I'm in a curious position because I've worked in mainstream and accepted forms of alternative media for the past 16 years. That's right, youngster, I'm a total fogie. And part of the reason I never ventured into self-publishing was (not fear of zine failure) because I was too freakin' busy: editing a local magazine (first bi-weekly, then weekly), doing campus radio, then writing for a major Toronto weekly, doing radio pieces for the national broadcaster, and writing a weekly column in a very mainstream small city daily newspaper. I also managed to co-author a book before I turned 30, fulfilling a childhood goal (which at the age of six was to be a journalist during the week, and an astonaut on weekends... still working on that last part).
I've always had the absolute luxury of writing only about what I was passionate about: primarily music, but also film, theatre and literature. I felt completely fulfilled in my writing life.

And so because I'm once again a full-time freelancer with too little time on my hands--and plenty of writing outlets to feed my vanity--this is an odd time to start a blog.
But being the verbose fucker that I am, writing 300-500w pieces doesn't really cut the mustard anymore, even if it (barely) pays the bills. And I find myself speed reading through most pieces I find in music magazines, simply because unless they're exceptionally written--a rarity--they don't tell me anything at all. Writer introduces set-up, writer throws in a few quotes, writer attempts to explain why the reader should care about said artist, writer wraps it up with a quip or snappy quote. Rinse, lather, repeat. Sorry, who were we talking about again? I'm just as guilty of this as anyone else.

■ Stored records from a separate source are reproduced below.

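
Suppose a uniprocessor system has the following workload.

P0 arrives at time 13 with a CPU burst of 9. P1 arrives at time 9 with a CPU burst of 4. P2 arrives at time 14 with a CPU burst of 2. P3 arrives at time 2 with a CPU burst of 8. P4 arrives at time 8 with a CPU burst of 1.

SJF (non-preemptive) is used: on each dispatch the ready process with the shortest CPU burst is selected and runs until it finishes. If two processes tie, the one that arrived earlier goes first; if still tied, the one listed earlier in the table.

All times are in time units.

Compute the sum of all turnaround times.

33

Gantt: | idle 0-2 | P3 2-10 | P4 10-11 | P1 11-15 | P2 15-17 | P0 17-26 |
Completion: P0=26  P1=15  P2=17  P3=10  P4=11
Turnaround (C−A): P0=13  P1=6  P2=3  P3=8  P4=3
Turnaround = completion − arrival: P0=13, P1=6, P2=3, P3=8, P4=3
Total turnaround = 13 + 6 + 3 + 8 + 3 = 33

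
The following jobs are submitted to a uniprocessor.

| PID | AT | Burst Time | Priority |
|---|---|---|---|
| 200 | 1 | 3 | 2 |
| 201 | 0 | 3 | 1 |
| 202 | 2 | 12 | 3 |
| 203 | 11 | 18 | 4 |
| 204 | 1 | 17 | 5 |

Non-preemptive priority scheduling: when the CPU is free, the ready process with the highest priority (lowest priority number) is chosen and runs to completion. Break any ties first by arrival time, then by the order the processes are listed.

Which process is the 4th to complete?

Schedule: | 201 0-3 | 200 3-6 | 202 6-18 | 203 18-36 | 204 36-53 |
Completion: 200=6  201=3  202=18  203=36  204=53
Turnaround (C−A): 200=5  201=3  202=16  203=25  204=52
Finish order: 201 → 200 → 202 → 203 → 204

203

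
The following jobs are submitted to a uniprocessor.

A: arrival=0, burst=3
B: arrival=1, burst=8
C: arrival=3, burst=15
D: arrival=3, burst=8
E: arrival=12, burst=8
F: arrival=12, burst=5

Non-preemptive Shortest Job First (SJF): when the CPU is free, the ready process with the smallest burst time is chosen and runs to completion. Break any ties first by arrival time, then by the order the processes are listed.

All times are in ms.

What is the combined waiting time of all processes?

58

Gantt: | A 0-3 | B 3-11 | D 11-19 | F 19-24 | E 24-32 | C 32-47 |
Completion: A=3  B=11  C=47  D=19  E=32  F=24
Waiting = turnaround − burst: A=0, B=2, C=29, D=8, E=12, F=7
Total waiting = 0 + 2 + 29 + 8 + 12 + 7 = 58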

I imagine this blog will be used for a lot of things. But for starters, just to get things up and running, we're going to feature interviews. Long ones, edited only in instances of rambling off topic. New ones. Old ones. Canadian. Otherwise. Send in yr requests.

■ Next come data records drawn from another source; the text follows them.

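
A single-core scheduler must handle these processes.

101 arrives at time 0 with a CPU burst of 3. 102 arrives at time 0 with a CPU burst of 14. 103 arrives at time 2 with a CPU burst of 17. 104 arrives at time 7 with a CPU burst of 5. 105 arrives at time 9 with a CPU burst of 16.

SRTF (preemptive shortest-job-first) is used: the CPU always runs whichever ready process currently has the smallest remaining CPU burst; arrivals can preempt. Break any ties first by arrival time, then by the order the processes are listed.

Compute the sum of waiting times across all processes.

57

Schedule: | 101 0-3 | 102 3-7 | 104 7-12 | 102 12-22 | 105 22-38 | 103 38-55 |
Completion: 101=3  102=22  103=55  104=12  105=38
Waiting = turnaround − burst: 101=0, 102=8, 103=36, 104=0, 105=13
Total waiting = 0 + 8 + 36 + 0 + 13 = 57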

I've had far too much fascinating (to me, anyway) discourse lately that gets left on the cutting room floor. Hell, no one buys a DVD these days unless it has deleted scenes and director's commentary, so this will be my equivalent of both.

We're going to get things going with the concept of Torontopia, my current home. The word first surfaced about four years ago, and has been most associated with the Blocks Recording Club and the Wavelength weekly music series at Sneaky Dee's. Lately it's blossomed into a catch-all phrase for a larger civic discourse in this town, transcending its roots as a concept about creativity and community.
It's a hard concept to sum in a few words... or even a few thousand words, and I--among others, apparently--am not convinced I did so successfully here:

But for those with an interest in this somewhat insular discussion (at least in the context of the "world" part of this wide web... holy crap, could I sound any older?), I'll run the full transcripts of the discussions I had with three articulate Torontopians. Later on, we can get into the debate about the Bad Bands Revolution that doesn't ever seem to dissipate in this town since the accompanying manifesto was launched in March, 2006.
Admittedly, both seem like tired topics by now, but it amazes me how much people still want to talk about them--especially people who are only cluing into it now.

I promise that more articulate ramblings will accompany each individual piece in the future.